Ob Vincent Macaigne sich als Nach­folger des letztes Jahr verstor­benen (ja, leider…) Jean-Pierre Bacri eignet, lässt sich ebenfalls in dieser dichten Woche fest­stellen. Auch Bacri gehörte an der Seite von Agnès Jaoui einer Film­fa­milie an, zusammen haben sie zahl­reiche Komödien gemacht. Als Hommage zeigt das Theatiner Comme une image (Schau mich an!), von 35mm, was wieder einmal als Sensation gelten darf. (So 27.11. 15:30)

Weniger bürger­lich wird es mit zwei Filmen, die dennoch großen fran­zö­si­schen Tradi­tionen folgen. Domink Molls La nuit du 12 lässt sich dem Gangster- bzw. Poli­zei­film zuschlagen, in der Verhör auf Verhör folgt. Das erinnert an Maurice Pialats Police, mindes­tens. (So 27.11. 18:00)

In Emma Benestans Lang­film­debüt Fragile geht es in die südfran­zö­si­sche Hafen­stadt Sète, wo angelehnt an das Zwit­ter­wesen der dort gezüch­teten Austern in einer franko-alge­ri­schen Community die Geschlech­ter­rollen umgekehrt werden. Die Regis­seurin hat als Filmedi­torin bereits in Abdel­latif Kechiches umstrit­tenen Blau ist eine warme Farbe über eine lesbische Liebe assis­tiert, hier insze­niert sie mit sicherer Hand Oulaya Amamra, die bereits in Divine absolut göttlich war. (Mo 28.11. 18:15)
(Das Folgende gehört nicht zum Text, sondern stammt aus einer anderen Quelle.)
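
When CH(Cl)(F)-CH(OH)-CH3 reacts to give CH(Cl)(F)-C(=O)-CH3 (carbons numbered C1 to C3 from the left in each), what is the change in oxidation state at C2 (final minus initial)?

+2

Before: C2 has 2 bonds to C, 1 bond to H, 1 bond to O → oxidation state 0.
After: C2 has 2 bonds to C, 2 bonds to O → oxidation state +2.
Δ = +2 − (0) = +2, so this is an oxidation at C2.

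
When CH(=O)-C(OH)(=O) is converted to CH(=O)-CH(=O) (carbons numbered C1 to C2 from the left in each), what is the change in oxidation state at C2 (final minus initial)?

-2

Before: C2 has 1 bond to C, 3 bonds to O → oxidation state +3.
After: C2 has 1 bond to C, 1 bond to H, 2 bonds to O → oxidation state +1.
Δ = +1 − (+3) = -2, so this is a reduction at C2.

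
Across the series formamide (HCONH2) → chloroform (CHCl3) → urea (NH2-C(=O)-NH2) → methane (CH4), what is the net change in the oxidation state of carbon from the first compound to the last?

-6

Carbon oxidation states along the series — formamide: +2, chloroform: +2, urea: +4, methane: -4.
Net change = -4 − (+2) = -6.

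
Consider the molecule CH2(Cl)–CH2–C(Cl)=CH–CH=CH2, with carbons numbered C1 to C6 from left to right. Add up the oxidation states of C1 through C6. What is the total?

-6

Bonds to more-electronegative neighbours contribute +1 each, bonds to H or metals contribute −1 each, and C–C bonds contribute 0. Tallying each carbon:
C1: 1C, 2H, 1Cl → 0 − 2 + 1 = -1
C2: 2C, 2H → 0 − 2 = -2
C3: 3C, 1Cl → 0 + 1 = +1
C4: 3C, 1H → 0 − 1 = -1
C5: 3C, 1H → 0 − 1 = -1
C6: 2C, 2H → 0 − 2 = -2
Sum = -1 − 2 + 1 − 1 − 1 − 2 = -6.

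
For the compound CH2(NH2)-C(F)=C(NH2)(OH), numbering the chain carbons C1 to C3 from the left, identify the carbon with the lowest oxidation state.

Tallying each carbon's bonds:
C1: 1C, 2H, 1N → 0 − 2 + 1 = -1
C2: 3C, 1F → 0 + 1 = +1
C3: 2C, 1O, 1N → 0 + 1 + 1 = +2
The most reduced carbon is C1 at -1.

C1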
Um die Sehnsucht nach Familie, wenn die alte zerbro­chen ist, geht es schließ­lich im Eröff­nungs­film der Filmwoche Les passagers de la nuit (Passa­giere der Nacht) von Mikhaël Hers, den es hier­zu­lande ebenfalls noch zu entdecken gilt. Charlotte Gains­bourg trifft darin auf Emma­nu­elle Béart, die man seit den Filmen von Jacques Rivette und Claude Chabrol nicht mehr auf der deutschen Leinwand gesehen hat. Es geht um den Neuanfang im Berufs­leben, hier als Radio­mo­de­ra­torin einer Late-Night-Sendung, die Gestrau­chelte der Nacht aufpickt und sich eine neue Familie schafft. (Do 24.11. 20:30)

Filme zu machen sei nur ein Vorwand dafür, mitein­ander Zeit zu verbringen, hat Vincent Macaigne im Interview gesagt. Das wollen wir ihm gerne glauben. Und außerdem bleibt fest­zu­stellen: Auch nach dem Tod der Nouvelle Vague ist das fran­zö­si­sche Kino quick­le­bendig.